The purpose of max_tokens is:

  1. To help the caller determine which model to use (for example, when prompt_tokens + max_tokens ≤ 8 * 1024, you can choose the moonshot-v1-8k model);
  2. To prevent the Kimi model from generating excessive unexpected content in certain unexpected situations, which could lead to additional cost consumption (for example, the Kimi model repeatedly outputs blank characters).

max_tokens does not indicate how many tokens the Kimi large language model will output. In other words, max_tokens will not be used as part of the prompt input to the Kimi large language model. If you want the model to output a specific number of characters, you can refer to the following general solutions:

  • For occasions where the output content should be within 1000 characters:
    1. Specify the number of characters in the prompt to the Kimi large language model;
    2. Manually or programmatically check if the output character count meets expectations. If not, in the second round of conversation, indicate to the Kimi large language model that the "character count is too high" or "character count is too low" to generate a new round of content.
  • For occasions where the output content should be more than 1000 characters or even more:
    1. Try to break down the expected output content into several parts by structure or chapter and create a template, using placeholders to mark the positions where you want the Kimi large language model to output content;
    2. Have the Kimi large language model fill in each placeholder of the template one by one, and finally assemble the complete long text.

I Made Only One Request in a Minute, but Triggered the Your account reached max request Error

Typically, the SDK provided by OpenAI includes a retry mechanism:

Certain errors are automatically retried 2 times by default, with a short exponential backoff.
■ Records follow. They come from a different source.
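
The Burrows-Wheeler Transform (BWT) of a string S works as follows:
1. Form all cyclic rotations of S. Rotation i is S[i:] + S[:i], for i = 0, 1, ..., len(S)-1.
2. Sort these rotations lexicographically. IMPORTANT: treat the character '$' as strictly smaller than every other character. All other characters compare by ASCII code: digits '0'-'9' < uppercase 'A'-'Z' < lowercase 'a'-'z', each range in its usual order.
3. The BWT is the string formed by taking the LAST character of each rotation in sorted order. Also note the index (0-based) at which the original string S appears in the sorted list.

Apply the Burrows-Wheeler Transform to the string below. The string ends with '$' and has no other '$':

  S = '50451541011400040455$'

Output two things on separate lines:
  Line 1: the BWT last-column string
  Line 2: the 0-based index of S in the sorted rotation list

All 21 rotations (rotation i = S[i:]+S[:i]):
  rot[0] = 50451541011400040455$
  rot[1] = 0451541011400040455$5
  rot[2] = 451541011400040455$50
  rot[3] = 51541011400040455$504
  rot[4] = 1541011400040455$5045
  rot[5] = 541011400040455$50451
  rot[6] = 41011400040455$504515
  rot[7] = 1011400040455$5045154
  rot[8] = 011400040455$50451541
  rot[9] = 11400040455$504515410
  rot[10] = 1400040455$5045154101
  rot[11] = 400040455$50451541011
  rot[12] = 00040455$504515410114
  rot[13] = 0040455$5045154101140
  rot[14] = 040455$50451541011400
  rot[15] = 40455$504515410114000
  rot[16] = 0455$5045154101140004
  rot[17] = 455$50451541011400040
  rot[18] = 55$504515410114000404
  rot[19] = 5$5045154101140004045
  rot[20] = $50451541011400040455
Sorted (with $ < everything):
  sorted[0] = $50451541011400040455  (last char: '5')
  sorted[1] = 00040455$504515410114  (last char: '4')
  sorted[2] = 0040455$5045154101140  (last char: '0')
  sorted[3] = 011400040455$50451541  (last char: '1')
  sorted[4] = 040455$50451541011400  (last char: '0')
  sorted[5] = 0451541011400040455$5  (last char: '5')
  sorted[6] = 0455$5045154101140004  (last char: '4')
  sorted[7] = 1011400040455$5045154  (last char: '4')
  sorted[8] = 11400040455$504515410  (last char: '0')
  sorted[9] = 1400040455$5045154101  (last char: '1')
  sorted[10] = 1541011400040455$5045  (last char: '5')
  sorted[11] = 400040455$50451541011  (last char: '1')
  sorted[12] = 40455$504515410114000  (last char: '0')
  sorted[13] = 41011400040455$504515  (last char: '5')
  sorted[14] = 451541011400040455$50  (last char: '0')
  sorted[15] = 455$50451541011400040  (last char: '0')
  sorted[16] = 5$5045154101140004045  (last char: '5')
  sorted[17] = 50451541011400040455$  (last char: '$')
  sorted[18] = 51541011400040455$504  (last char: '4')
  sorted[19] = 541011400040455$50451  (last char: '1')
  sorted[20] = 55$504515410114000404  (last char: '4')
Last column: 54010544015105005$414
Original string S is at sorted index 17

Answer: 54010544015105005$414
17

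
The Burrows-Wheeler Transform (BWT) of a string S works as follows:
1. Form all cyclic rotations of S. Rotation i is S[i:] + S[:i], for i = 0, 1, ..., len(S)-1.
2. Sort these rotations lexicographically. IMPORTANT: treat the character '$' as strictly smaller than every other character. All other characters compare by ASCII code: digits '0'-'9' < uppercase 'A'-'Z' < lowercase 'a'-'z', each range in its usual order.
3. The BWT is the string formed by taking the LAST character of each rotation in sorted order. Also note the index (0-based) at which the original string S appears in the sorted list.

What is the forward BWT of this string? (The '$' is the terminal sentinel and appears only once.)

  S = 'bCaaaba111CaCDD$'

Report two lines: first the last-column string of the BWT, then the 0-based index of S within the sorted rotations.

Answer: Da11a1bDCbCCaa$a
14

Derivation:
All 16 rotations (rotation i = S[i:]+S[:i]):
  rot[0] = bCaaaba111CaCDD$
  rot[1] = Caaaba111CaCDD$b
  rot[2] = aaaba111CaCDD$bC
  rot[3] = aaba111CaCDD$bCa
  rot[4] = aba111CaCDD$bCaa
  rot[5] = ba111CaCDD$bCaaa
  rot[6] = a111CaCDD$bCaaab
  rot[7] = 111CaCDD$bCaaaba
  rot[8] = 11CaCDD$bCaaaba1
  rot[9] = 1CaCDD$bCaaaba11
  rot[10] = CaCDD$bCaaaba111
  rot[11] = aCDD$bCaaaba111C
  rot[12] = CDD$bCaaaba111Ca
  rot[13] = DD$bCaaaba111CaC
  rot[14] = D$bCaaaba111CaCD
  rot[15] = $bCaaaba111CaCDD
Sorted (with $ < everything):
  sorted[0] = $bCaaaba111CaCDD  (last char: 'D')
  sorted[1] = 111CaCDD$bCaaaba  (last char: 'a')
  sorted[2] = 11CaCDD$bCaaaba1  (last char: '1')
  sorted[3] = 1CaCDD$bCaaaba11  (last char: '1')
  sorted[4] = CDD$bCaaaba111Ca  (last char: 'a')
  sorted[5] = CaCDD$bCaaaba111  (last char: '1')
  sorted[6] = Caaaba111CaCDD$b  (last char: 'b')
  sorted[7] = D$bCaaaba111CaCD  (last char: 'D')
  sorted[8] = DD$bCaaaba111CaC  (last char: 'C')
  sorted[9] = a111CaCDD$bCaaab  (last char: 'b')
  sorted[10] = aCDD$bCaaaba111C  (last char: 'C')
  sorted[11] = aaaba111CaCDD$bC  (last char: 'C')
  sorted[12] = aaba111CaCDD$bCa  (last char: 'a')
  sorted[13] = aba111CaCDD$bCaa  (last char: 'a')
  sorted[14] = bCaaaba111CaCDD$  (last char: '$')
  sorted[15] = ba111CaCDD$bCaaa  (last char: 'a')
Last column: Da11a1bDCbCCaa$a
Original string S is at sorted index 14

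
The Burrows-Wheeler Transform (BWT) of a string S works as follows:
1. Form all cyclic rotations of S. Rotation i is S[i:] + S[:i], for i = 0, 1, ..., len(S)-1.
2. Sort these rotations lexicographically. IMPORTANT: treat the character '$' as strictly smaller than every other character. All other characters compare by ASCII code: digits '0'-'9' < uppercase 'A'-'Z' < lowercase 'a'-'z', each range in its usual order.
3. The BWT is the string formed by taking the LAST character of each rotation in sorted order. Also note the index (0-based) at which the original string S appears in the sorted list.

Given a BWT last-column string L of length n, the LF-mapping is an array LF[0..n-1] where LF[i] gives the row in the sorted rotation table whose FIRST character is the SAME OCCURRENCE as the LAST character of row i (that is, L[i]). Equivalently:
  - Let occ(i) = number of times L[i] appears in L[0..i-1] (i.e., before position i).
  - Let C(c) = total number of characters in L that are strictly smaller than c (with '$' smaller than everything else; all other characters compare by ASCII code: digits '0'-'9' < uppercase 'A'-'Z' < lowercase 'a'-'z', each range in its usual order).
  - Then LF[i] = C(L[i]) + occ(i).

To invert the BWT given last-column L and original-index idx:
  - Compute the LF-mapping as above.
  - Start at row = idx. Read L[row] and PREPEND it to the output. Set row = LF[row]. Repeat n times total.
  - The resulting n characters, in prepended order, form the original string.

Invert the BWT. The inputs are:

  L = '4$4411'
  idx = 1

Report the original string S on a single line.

LF mapping: 3 0 4 5 1 2
Walk LF starting at row 1, prepending L[row]:
  step 1: row=1, L[1]='$', prepend. Next row=LF[1]=0
  step 2: row=0, L[0]='4', prepend. Next row=LF[0]=3
  step 3: row=3, L[3]='4', prepend. Next row=LF[3]=5
  step 4: row=5, L[5]='1', prepend. Next row=LF[5]=2
  step 5: row=2, L[2]='4', prepend. Next row=LF[2]=4
  step 6: row=4, L[4]='1', prepend. Next row=LF[4]=1
Reversed output: 14144$

Answer: 14144$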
Connection errors (for example, due to a network connectivity problem), 408 Request Timeout, 409 Conflict, 429 Rate Limit, and >=500 Internal errors are all retried by default.

This retry mechanism will automatically retry 2 times (a total of 3 requests) when encountering an error. Generally speaking, in cases of unstable network conditions or other situations that may cause request errors, using the OpenAI SDK can amplify a single request into 2 to 3 requests, all of which will count towards your RPM (requests per minute) limit.

Note: For users using the OpenAI SDK with a tier0 account level, due to the default retry mechanism, a single erroneous request can exhaust the entire RPM quota.

To Facilitate Transmission, I Used base64 Encoding for My Text Content

Please do not do this. Encoding your files with base64 will result in a huge consumption of tokens. If your file type is supported by our /v1/files file interface, you can simply upload the file and extract its content using the file interface.

For binary or other encoded file formats, the Kimi large language model currently cannot parse the content, so please do not add it to the context.

Why Can't I Use the Key Applied on the platform.moonshot.cn Platform on the platform.moonshot.ai Platform?

Kimi Open Platform officially provides two platforms, with the mainland China platform recommended to use platform.moonshot.cn, and the international platform recommended to use platform.moonshot.ai. The account and key on the two platforms are completely independent and cannot be mixed.

If you use the wrong platform, you will receive a 401 invalid_authentication_error error. If you receive a 401 error, please first check if you are using the wrong platform key.